Personalplanung

Mitarbeiterplanung

Begriffsbestimmung Semester: Personalplanung ist die mentale Vorfreude auf zukünftige Personalmaßnahmen. Die Personalplanung soll sicherstellen, dass kurz-, mittel- und langfristig die im Betrieb geforderten Mitarbeiter in der geforderten QualitÃ?t und QuantitÃ?t zur rechtmÃ?Ã?

igen Zeit, am Einsatzort und unter BerÃ?cksichtigung der politischen ZIELE des Unternehmens zur VerfÃ? In der Personalplanung ist die Personalplanung eine Unteraufgabe der Human Resources und Teil der Businessplanung.

Die Personalplanung erfolgt in mehreren Prozessschritten: 1 ) Bestimmung des Mitarbeiterbedarfs; 2) Planen der Personalrekrutierung; 2) Bedingungen. 3: Für eine sinnvolle Personalplanung ist es notwendig, dass umfangreiche Erkenntnisse über die Arbeitsplätze, Menschen, innere und äußere Gegebenheiten in die Planungen miteinfließen. Dazu bedarf es eines gut entwickelten Personalinformationssystems, das den Schutz der Daten berücksichtigt.
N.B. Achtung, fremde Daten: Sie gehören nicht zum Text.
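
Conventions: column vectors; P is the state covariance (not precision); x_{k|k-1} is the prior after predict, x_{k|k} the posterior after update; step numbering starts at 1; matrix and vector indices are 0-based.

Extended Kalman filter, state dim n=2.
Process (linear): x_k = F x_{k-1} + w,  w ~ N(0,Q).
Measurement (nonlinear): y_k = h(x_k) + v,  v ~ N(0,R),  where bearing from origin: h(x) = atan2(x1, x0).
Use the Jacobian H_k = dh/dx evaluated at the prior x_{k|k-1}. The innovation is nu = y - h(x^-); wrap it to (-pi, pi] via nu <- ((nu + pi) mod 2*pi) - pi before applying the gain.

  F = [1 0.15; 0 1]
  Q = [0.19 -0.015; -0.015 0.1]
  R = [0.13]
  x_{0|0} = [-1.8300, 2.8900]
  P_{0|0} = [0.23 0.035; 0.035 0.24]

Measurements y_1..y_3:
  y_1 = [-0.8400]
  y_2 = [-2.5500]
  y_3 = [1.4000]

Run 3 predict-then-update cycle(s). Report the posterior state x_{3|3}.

step 1: x^-=[-1.3965, 2.8900]  P^-=[0.4359 0.0560; 0.0560 0.3400]  H_jac=[-0.2805 -0.1356]  S=[0.1748]  K=[-0.7429; -0.3535]  nu=[-2.8609]  x^+=[0.7290, 3.9014]  P^+=[0.3394 0.0101; 0.0101 0.3182]
step 2: x^-=[1.3142, 3.9014]  P^-=[0.5396 0.0428; 0.0428 0.4182]  H_jac=[-0.2302 0.0775]  S=[0.1596]  K=[-0.7576; 0.1414]  nu=[2.4873]  x^+=[-0.5702, 4.2532]  P^+=[0.4480 0.0599; 0.0599 0.4150]
step 3: x^-=[0.0678, 4.2532]  P^-=[0.6653 0.1072; 0.1072 0.5150]  H_jac=[-0.2351 0.0037]  S=[0.1666]  K=[-0.9364; -0.1396]  nu=[-0.1549]  x^+=[0.2128, 4.2748]  P^+=[0.5192 0.0854; 0.0854 0.5117]

x_post = [0.2128, 4.2748]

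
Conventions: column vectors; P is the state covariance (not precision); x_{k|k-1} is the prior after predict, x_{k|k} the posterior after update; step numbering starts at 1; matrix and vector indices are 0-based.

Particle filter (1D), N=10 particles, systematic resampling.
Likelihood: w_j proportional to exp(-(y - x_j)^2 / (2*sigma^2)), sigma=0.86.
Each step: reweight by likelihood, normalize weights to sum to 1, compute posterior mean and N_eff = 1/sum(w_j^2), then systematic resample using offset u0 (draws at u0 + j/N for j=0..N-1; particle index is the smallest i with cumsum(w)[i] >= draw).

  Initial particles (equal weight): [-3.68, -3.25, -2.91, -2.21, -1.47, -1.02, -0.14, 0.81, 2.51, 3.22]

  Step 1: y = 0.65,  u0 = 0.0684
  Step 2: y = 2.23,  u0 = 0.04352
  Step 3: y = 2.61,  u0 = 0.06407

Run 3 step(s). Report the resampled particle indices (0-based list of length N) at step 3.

resampled_idx = [2, 6, 6, 7, 7, 7, 8, 8, 9, 9]

step 1: w=[0.0000, 0.0000, 0.0001, 0.0020, 0.0246, 0.0778, 0.3362, 0.5039, 0.0494, 0.0059]  mean=0.3839  Neff=2.6588  idx=[5, 6, 6, 6, 7, 7, 7, 7, 7, 8]
step 2: w=[0.0003, 0.0098, 0.0098, 0.0098, 0.1114, 0.1114, 0.1114, 0.1114, 0.1114, 0.4131]  mean=1.4838  Neff=4.2910  idx=[4, 5, 5, 6, 7, 8, 9, 9, 9, 9]
step 3: w=[0.0241, 0.0241, 0.0241, 0.0241, 0.0241, 0.0241, 0.2139, 0.2139, 0.2139, 0.2139]  mean=2.2643  Neff=5.3637  idx=[2, 6, 6, 7, 7, 7, 8, 8, 9, 9]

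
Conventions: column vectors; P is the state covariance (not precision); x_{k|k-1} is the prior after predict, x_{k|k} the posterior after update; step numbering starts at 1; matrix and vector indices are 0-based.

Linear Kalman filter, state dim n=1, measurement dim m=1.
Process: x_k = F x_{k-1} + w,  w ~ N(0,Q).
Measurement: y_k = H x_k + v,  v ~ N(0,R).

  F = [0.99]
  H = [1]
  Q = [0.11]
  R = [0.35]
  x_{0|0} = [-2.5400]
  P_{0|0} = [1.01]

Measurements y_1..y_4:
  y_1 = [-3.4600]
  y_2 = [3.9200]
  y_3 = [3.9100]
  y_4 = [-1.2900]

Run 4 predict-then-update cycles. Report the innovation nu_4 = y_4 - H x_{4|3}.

step 1: x^-=[-2.5146]  P^-=[1.0999]  S=[1.4499]  K=[0.7586]  nu=[-0.9454]  x^+=[-3.2318]  P^+=[0.2655]
step 2: x^-=[-3.1995]  P^-=[0.3702]  S=[0.7202]  K=[0.5140]  nu=[7.1195]  x^+=[0.4602]  P^+=[0.1799]
step 3: x^-=[0.4556]  P^-=[0.2863]  S=[0.6363]  K=[0.4500]  nu=[3.4544]  x^+=[2.0100]  P^+=[0.1575]
step 4: x^-=[1.9899]  P^-=[0.2644]  S=[0.6144]  K=[0.4303]  nu=[-3.2799]  x^+=[0.5786]  P^+=[0.1506]

innov = [-3.2799]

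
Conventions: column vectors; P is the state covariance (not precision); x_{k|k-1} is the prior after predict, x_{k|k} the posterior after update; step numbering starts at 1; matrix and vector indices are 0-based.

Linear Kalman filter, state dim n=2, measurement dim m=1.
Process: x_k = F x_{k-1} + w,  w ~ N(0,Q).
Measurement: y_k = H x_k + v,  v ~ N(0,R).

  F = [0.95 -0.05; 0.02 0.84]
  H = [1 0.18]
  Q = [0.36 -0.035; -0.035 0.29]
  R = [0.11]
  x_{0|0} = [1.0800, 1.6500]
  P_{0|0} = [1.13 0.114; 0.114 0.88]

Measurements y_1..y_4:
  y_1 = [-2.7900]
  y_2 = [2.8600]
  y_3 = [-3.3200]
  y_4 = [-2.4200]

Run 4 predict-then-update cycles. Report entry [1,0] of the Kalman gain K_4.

K[1,0] = -0.0753

step 1: x^-=[0.9435, 1.4076]  P^-=[1.3712 0.0404; 0.0404 0.9152]  S=[1.5254]  K=[0.9037; 0.1345]  nu=[-3.9869]  x^+=[-2.6594, 0.8715]  P^+=[0.1255 -0.1450; -0.1450 0.8876]
step 2: x^-=[-2.5700, 0.6789]  P^-=[0.4893 -0.1854; -0.1854 0.9115]  S=[0.5620]  K=[0.8111; -0.0380]  nu=[5.3078]  x^+=[1.7353, 0.4770]  P^+=[0.1195 -0.1681; -0.1681 0.9107]
step 3: x^-=[1.6247, 0.4354]  P^-=[0.4861 -0.2050; -0.2050 0.9270]  S=[0.5523]  K=[0.8133; -0.0690]  nu=[-5.0231]  x^+=[-2.4604, 0.7819]  P^+=[0.1208 -0.1740; -0.1740 0.9243]
step 4: x^-=[-2.3764, 0.6076]  P^-=[0.4878 -0.2102; -0.2102 0.9364]  S=[0.5525]  K=[0.8145; -0.0753]  nu=[-0.1529]  x^+=[-2.5010, 0.6191]  P^+=[0.1213 -0.1763; -0.1763 0.9333]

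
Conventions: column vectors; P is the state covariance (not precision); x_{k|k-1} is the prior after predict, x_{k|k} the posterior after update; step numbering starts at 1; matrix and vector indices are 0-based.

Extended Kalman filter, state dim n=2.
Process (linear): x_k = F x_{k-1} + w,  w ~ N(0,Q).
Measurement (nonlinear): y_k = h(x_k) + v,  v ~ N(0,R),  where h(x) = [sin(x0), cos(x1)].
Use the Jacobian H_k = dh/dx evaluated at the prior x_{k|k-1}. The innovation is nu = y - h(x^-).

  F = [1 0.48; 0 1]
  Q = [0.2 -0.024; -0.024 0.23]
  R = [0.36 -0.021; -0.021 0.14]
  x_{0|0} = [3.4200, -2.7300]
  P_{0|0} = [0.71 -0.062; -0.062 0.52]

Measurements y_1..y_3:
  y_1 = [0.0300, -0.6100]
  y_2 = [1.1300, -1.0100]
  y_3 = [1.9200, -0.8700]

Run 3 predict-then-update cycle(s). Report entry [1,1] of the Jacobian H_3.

step 1: x^-=[2.1096, -2.7300]  P^-=[0.9703 0.1636; 0.1636 0.7500]  H_jac=[-0.5131 0.0000; 0.0000 0.4001]  S=[0.6155 -0.0546; -0.0546 0.2600]  K=[-0.8015 0.0835; -0.0347 1.1466]  nu=[-0.8283, 0.3065]  x^+=[2.7991, -2.3498]  P^+=[0.5658 0.0713; 0.0713 0.4031]
step 2: x^-=[1.6712, -2.3498]  P^-=[0.9271 0.2407; 0.2407 0.6331]  H_jac=[-0.1002 0.0000; 0.0000 0.7116]  S=[0.3693 -0.0382; -0.0382 0.4605]  K=[-0.2150 0.3542; 0.0361 0.9811]  nu=[0.1350, -0.3074]  x^+=[1.5333, -2.6466]  P^+=[0.8464 0.0760; 0.0760 0.1920]
step 3: x^-=[0.2629, -2.6466]  P^-=[1.1636 0.1442; 0.1442 0.4220]  H_jac=[0.9656 0.0000; 0.0000 0.4751]  S=[1.4450 0.0451; 0.0451 0.2352]  K=[0.7731 0.1428; 0.0701 0.8387]  nu=[1.6601, 0.0100]  x^+=[1.5478, -2.5218]  P^+=[0.2851 0.0079; 0.0079 0.2441]

H_jac[1,1] = 0.4751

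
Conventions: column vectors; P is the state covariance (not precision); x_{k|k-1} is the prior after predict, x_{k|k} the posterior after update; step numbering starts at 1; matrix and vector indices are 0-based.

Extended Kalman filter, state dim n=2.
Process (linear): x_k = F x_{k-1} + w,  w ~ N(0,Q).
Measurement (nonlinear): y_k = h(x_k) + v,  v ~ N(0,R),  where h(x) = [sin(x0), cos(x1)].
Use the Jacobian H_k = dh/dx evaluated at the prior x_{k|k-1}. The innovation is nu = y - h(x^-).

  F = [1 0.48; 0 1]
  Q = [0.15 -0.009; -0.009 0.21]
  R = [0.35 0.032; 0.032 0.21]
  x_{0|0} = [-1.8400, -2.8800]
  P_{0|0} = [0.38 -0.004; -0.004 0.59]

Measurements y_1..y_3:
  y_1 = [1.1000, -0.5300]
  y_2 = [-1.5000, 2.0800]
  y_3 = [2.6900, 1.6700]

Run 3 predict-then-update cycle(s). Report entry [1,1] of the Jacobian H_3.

step 1: x^-=[-3.2224, -2.8800]  P^-=[0.6621 0.2702; 0.2702 0.8000]  H_jac=[-0.9967 0.0000; 0.0000 0.2586]  S=[1.0078 -0.0377; -0.0377 0.2635]  K=[-0.6484 0.1725; -0.2392 0.7510]  nu=[1.0193, 0.4360]  x^+=[-3.8081, -2.7964]  P^+=[0.2221 0.0599; 0.0599 0.5802]
step 2: x^-=[-5.1503, -2.7964]  P^-=[0.5633 0.3294; 0.3294 0.7902]  H_jac=[0.4241 0.0000; 0.0000 0.3384]  S=[0.4513 0.0793; 0.0793 0.3005]  K=[0.4867 0.2425; 0.1606 0.8475]  nu=[-2.4056, 3.0210]  x^+=[-5.5885, -0.6225]  P^+=[0.4200 0.1965; 0.1965 0.5411]
step 3: x^-=[-5.8873, -0.6225]  P^-=[0.8834 0.4473; 0.4473 0.7511]  H_jac=[0.9226 0.0000; 0.0000 0.5830]  S=[1.1020 0.2726; 0.2726 0.4653]  K=[0.7028 0.1487; 0.1657 0.8441]  nu=[2.3044, 0.8576]  x^+=[-4.1402, 0.4832]  P^+=[0.2718 0.0921; 0.0921 0.3131]

H_jac[1,1] = 0.5830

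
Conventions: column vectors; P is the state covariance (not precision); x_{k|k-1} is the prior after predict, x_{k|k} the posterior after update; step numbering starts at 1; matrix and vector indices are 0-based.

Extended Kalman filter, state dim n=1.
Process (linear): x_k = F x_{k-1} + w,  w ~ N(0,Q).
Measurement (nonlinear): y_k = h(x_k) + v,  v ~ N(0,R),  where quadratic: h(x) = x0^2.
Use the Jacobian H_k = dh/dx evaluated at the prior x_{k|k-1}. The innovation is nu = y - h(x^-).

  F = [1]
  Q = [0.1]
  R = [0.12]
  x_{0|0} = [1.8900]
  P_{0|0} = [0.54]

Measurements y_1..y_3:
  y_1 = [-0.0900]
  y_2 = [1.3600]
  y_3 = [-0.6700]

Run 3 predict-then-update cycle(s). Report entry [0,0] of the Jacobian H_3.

H_jac[0,0] = 2.2642

step 1: x^-=[1.8900]  P^-=[0.6400]  H_jac=[3.7800]  S=[9.2646]  K=[0.2611]  nu=[-3.6621]  x^+=[0.9337]  P^+=[0.0083]
step 2: x^-=[0.9337]  P^-=[0.1083]  H_jac=[1.8675]  S=[0.4977]  K=[0.4064]  nu=[0.4881]  x^+=[1.1321]  P^+=[0.0261]
step 3: x^-=[1.1321]  P^-=[0.1261]  H_jac=[2.2642]  S=[0.7665]  K=[0.3725]  nu=[-1.9516]  x^+=[0.4051]  P^+=[0.0197]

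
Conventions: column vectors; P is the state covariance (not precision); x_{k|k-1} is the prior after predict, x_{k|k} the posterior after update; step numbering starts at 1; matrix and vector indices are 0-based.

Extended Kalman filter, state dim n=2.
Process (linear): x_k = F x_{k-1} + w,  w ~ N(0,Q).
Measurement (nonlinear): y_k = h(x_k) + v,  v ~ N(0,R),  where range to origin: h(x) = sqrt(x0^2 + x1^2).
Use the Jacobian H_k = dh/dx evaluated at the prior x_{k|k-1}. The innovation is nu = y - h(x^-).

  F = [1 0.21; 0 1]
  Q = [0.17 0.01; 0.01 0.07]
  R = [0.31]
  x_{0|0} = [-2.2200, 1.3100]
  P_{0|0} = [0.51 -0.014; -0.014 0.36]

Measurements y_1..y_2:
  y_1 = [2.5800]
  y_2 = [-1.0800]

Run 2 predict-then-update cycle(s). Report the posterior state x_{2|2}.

step 1: x^-=[-1.9449, 1.3100]  P^-=[0.6900 0.0716; 0.0716 0.4300]  H_jac=[-0.8294 0.5587]  S=[0.8525]  K=[-0.6244; 0.2121]  nu=[0.2351]  x^+=[-2.0917, 1.3599]  P^+=[0.3576 0.1845; 0.1845 0.3916]
step 2: x^-=[-1.8061, 1.3599]  P^-=[0.6224 0.2768; 0.2768 0.4616]  H_jac=[-0.7989 0.6015]  S=[0.6083]  K=[-0.5438; 0.0930]  nu=[-3.3408]  x^+=[0.0105, 1.0491]  P^+=[0.4426 0.3075; 0.3075 0.4564]

x_post = [0.0105, 1.0491]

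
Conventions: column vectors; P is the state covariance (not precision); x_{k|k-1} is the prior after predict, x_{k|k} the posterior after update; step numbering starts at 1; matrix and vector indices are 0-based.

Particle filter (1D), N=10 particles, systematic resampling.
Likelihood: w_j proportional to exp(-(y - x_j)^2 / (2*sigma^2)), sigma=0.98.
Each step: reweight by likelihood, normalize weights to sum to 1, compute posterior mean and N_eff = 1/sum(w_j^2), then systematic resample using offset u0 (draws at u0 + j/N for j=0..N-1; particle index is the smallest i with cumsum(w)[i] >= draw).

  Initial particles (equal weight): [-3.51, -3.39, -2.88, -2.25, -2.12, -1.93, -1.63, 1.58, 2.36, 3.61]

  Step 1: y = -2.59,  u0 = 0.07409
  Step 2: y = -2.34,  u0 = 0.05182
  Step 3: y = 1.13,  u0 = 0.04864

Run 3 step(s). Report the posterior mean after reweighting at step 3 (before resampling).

step 1: w=[0.1156, 0.1287, 0.1720, 0.1692, 0.1601, 0.1432, 0.1112, 0.0000, 0.0000, 0.0000]  mean=-2.5151  Neff=6.8198  idx=[0, 1, 2, 2, 3, 3, 4, 5, 5, 6]
step 2: w=[0.0588, 0.0675, 0.1030, 0.1030, 0.1194, 0.1194, 0.1169, 0.1099, 0.1099, 0.0922]  mean=-2.3882  Neff=9.6095  idx=[0, 2, 3, 4, 5, 5, 6, 7, 8, 9]
step 3: w=[0.0003, 0.0050, 0.0050, 0.0560, 0.0560, 0.0560, 0.0877, 0.1638, 0.1638, 0.4065]  mean=-1.8884  Neff=4.2371  idx=[3, 5, 6, 7, 8, 8, 9, 9, 9, 9]

post_mean = -1.8884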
Gemäß 92 BetrVG ist der Konzernbetriebsrat in beratender Funktion bei der Personalplanung zu unterrichten und zu befassen.

Das Konzept der Personalplanung deckt gemäß dem Regelungszweck vor allem den aktuellen und zukünftigen quantitativen und qualitativen Bedarf an Personal sowie die aus dem Bedarf resultierenden Personalmaßnahmen ab. Wenn bereits eine Planungen vorliegen, müssen die Informationen umfangreich sein. Die Planungsphase ist abgeschlossen, wenn die Betrachtungen zum Personenbedarf und zur Personalabdeckung so weit fortgeschritten sind, dass sie als Leitlinie angesehen werden können, die der Auftraggeber in Zukunft in der Unternehmenspersonalpolitik verfolgen will.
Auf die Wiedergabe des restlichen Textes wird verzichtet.